Objective: Subarachnoid hemorrhage from ruptured posterior inferior cerebellar artery (PICA) aneurysms is uncommon, and long-term outcome data are lacking. To better delineate the clinical nuances, complications, and outcomes of ruptured PICA aneurysms, we investigated in-hospital and long-term clinical data among a prospective cohort of SAH patients enrolled in a randomized trial and compared the characteristics, complications, and outcomes of ruptured PICA aneurysms with all other ruptured intracranial aneurysms.
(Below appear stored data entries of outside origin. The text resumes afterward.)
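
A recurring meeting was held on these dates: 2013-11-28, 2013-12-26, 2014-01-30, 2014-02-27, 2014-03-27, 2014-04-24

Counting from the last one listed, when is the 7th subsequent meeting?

Every date is a Thursday; gaps 28, 35, 28, 28, 28 days.
Each is the last Thursday of its month (at least one falls on the 29th or later, ruling out '4th Thursday').
Last Thursday of May 2014: 2014-05-29.
Last Thursday of June 2014: 2014-06-26.
Last Thursday of July 2014: 2014-07-31.
Last Thursday of August 2014: 2014-08-28.
Last Thursday of September 2014: 2014-09-25.
October 2014 ends with Thursday 2014-10-30.
Last Thursday of November 2014: 2014-11-27.

2014-11-27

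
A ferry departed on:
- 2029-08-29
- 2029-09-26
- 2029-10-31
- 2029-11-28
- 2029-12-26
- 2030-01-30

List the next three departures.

2030-02-27, 2030-03-27, 2030-04-24

These are Wednesdays with 28, 35, 28, 28, 35-day gaps.
Each is the final Wednesday of its month — 2029-08-29 is past the 28th, so '4th Wednesday' doesn't fit.
Last Wednesday of February 2030: 2030-02-27.
March 2030 ends with Wednesday 2030-03-27.
Last Wednesday of April 2030: 2030-04-24.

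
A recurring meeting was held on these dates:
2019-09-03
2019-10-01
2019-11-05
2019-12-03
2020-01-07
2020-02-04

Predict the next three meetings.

All dates are Tuesdays, 28, 35, 28, 35, 28 days apart.
Specifically, the 1st Tuesday of each month.
March 2020 — 1st Tuesday is 2020-03-03.
1st Tuesday of April 2020: 2020-04-07.
1st Tuesday of May 2020: 2020-05-05.

2020-03-03, 2020-04-07, 2020-05-05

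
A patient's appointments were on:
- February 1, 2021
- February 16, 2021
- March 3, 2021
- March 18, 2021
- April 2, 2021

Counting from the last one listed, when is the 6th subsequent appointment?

Every event comes 15 days after the last (15, 15, 15, 15).
April 2, 2021 + 15 days = April 17, 2021.
April 17, 2021 + 15 days = May 2, 2021.
May 2, 2021 + 15 days = May 17, 2021.
May 17, 2021 + 15 days = June 1, 2021.
June 1, 2021 + 15 days = June 16, 2021.
June 16, 2021 + 15 days = July 1, 2021.

July 1, 2021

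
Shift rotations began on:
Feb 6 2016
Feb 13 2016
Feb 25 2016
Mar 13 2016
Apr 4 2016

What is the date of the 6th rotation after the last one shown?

Nov 27 2016

Intervals are 7, 12, 17, 22 days — an arithmetic progression with common difference 5.
Next gap: 27 days. Apr 4 2016 + 27 days = May 1 2016.
Next gap: 32 days. May 1 2016 + 32 days = Jun 2 2016.
Next gap: 37 days. Jun 2 2016 + 37 days = Jul 9 2016.
Next gap: 42 days. Jul 9 2016 + 42 days = Aug 20 2016.
Next gap: 47 days. Aug 20 2016 + 47 days = Oct 6 2016.
Next gap: 52 days. Oct 6 2016 + 52 days = Nov 27 2016.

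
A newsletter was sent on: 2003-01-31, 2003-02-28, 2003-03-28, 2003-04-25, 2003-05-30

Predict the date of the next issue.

2003-06-27

Every date is a Friday; gaps 28, 28, 28, 35 days.
Each is the last Friday of its month (at least one falls on the 29th or later, ruling out '4th Friday').
Last Friday of June 2003: 2003-06-27.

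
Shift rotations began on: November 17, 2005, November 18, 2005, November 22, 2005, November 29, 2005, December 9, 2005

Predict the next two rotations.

December 22, 2005; January 7, 2006

The spacing grows by 3 each time: 1, 4, 7, 10 days.
Next gap: 13 days. December 9, 2005 + 13 days = December 22, 2005.
Next gap: 16 days. December 22, 2005 + 16 days = January 7, 2006.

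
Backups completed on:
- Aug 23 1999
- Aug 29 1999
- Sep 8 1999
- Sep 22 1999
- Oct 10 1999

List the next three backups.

Nov 1 1999, Nov 27 1999, Dec 27 1999

Intervals are 6, 10, 14, 18 days — an arithmetic progression with common difference 4.
Next gap: 22 days. Oct 10 1999 + 22 days = Nov 1 1999.
Next gap: 26 days. Nov 1 1999 + 26 days = Nov 27 1999.
Next gap: 30 days. Nov 27 1999 + 30 days = Dec 27 1999.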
Methods: The demographic information, in-hospital clinical characteristics, and long-term outcome of 472 SAH patients enrolled in a randomized trial were prospectively collected. Vasospasm data were collected retrospectively. The following data points were analyzed between PICA and non-PICA aneurysms: patient age; Hunt-Hess grade; Fisher grade; treatment modality (clip vs. coil); incidence of radiographic and symptomatic vasospasm; need for tracheostomy and PEG placement; mRS score at discharge, 1 year, and 3 years; and incidence of poor outcome (mRS > 2) at each time interval.
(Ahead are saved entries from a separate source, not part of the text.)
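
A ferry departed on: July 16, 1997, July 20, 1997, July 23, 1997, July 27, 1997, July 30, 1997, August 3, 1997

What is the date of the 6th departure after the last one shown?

Gaps: 4, 3, 4, 3, 4 days — not constant, but cyclic with period 2.
The events fall on every Wednesday and Sunday.
The following Wednesday is August 6, 1997.
The following Sunday is August 10, 1997.
Next Wednesday: August 13, 1997.
The following Sunday is August 17, 1997.
Next Wednesday: August 20, 1997.
Next Sunday: August 24, 1997.

August 24, 1997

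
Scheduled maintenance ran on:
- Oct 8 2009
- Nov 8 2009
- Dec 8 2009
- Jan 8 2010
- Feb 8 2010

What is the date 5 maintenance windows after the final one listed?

Jul 8 2010

The day-of-month is always 8 (31, 30, 31, 31 days between events).
So this recurs on the 8th of each month.
Next: March 2010 → Mar 8 2010.
Next: April 2010 → Apr 8 2010.
May 2010: May 8 2010.
Next: June 2010 → Jun 8 2010.
July 2010: Jul 8 2010.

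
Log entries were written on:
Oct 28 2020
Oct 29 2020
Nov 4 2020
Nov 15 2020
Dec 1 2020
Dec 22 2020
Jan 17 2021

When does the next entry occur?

Gaps: 1, 6, 11, 16, 21, 26 days — each gap is 5 larger than the previous one.
Next gap: 31 days. Jan 17 2021 + 31 days = Feb 17 2021.

Feb 17 2021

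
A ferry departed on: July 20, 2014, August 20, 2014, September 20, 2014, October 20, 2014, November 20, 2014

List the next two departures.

Gaps: 31, 31, 30, 31 days — not constant. Every event is on the 20th of the month.
Pattern: the 20th of each month.
Next: December 2014 → December 20, 2014.
January 2015: January 20, 2015.

December 20, 2014; January 20, 2015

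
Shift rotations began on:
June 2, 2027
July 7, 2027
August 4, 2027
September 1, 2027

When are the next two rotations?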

Results: Of 472 consecutive SAH patients enrolled in the BRAT, 22 (4.7%) harbored a ruptured PICA aneurysm. Nineteen patients were treated with a far lateral craniotomy and microsurgical clipping (one crossover from coiling), two patients were treated with endovascular coiling, and one patient died before treatment. When comparing PICA patients to all other SAH patients, there were no statistically significant differences in Hunt-Hess grade (3.0 ± 1.13 vs. 2.7 ± 1.09, P = 0.18), Fisher grade (2.8 ± 0.50 vs. 2.75 ± 0.55, P = 0.54), radiographic vasospasm (53% vs. 40%, P = 0.45), or symptomatic vasospasm (12% vs. 17%, P = 0.75). PICA patients had a higher incidence of lower cranial nerve dysfunction and higher rate of Trach/PEG placement compared with non-PICA aneurysm patients (50% vs. 17%, P = 0.0008). PICA patients had a significantly higher incidence of poor outcome at discharge (91% vs. 67%, P = 0.0064), 1-year (63% vs 27%, P = 0.0001) and 3-years (63% vs 32%, P = 0.0064).
Conclusions: In this prospective cohort, patients with ruptured PICA aneurysms had a similar rate of radiographic vasospasm and equivalent admission Fisher and Hunt-Hess scores, but poorer clinical outcome at discharge, 1 year, and 3 years when compared with the rest of the BRAT population. The PICA’s location at the medulla and the resultant high rate of lower cranial nerve dysfunction may play a role in this poor outcome.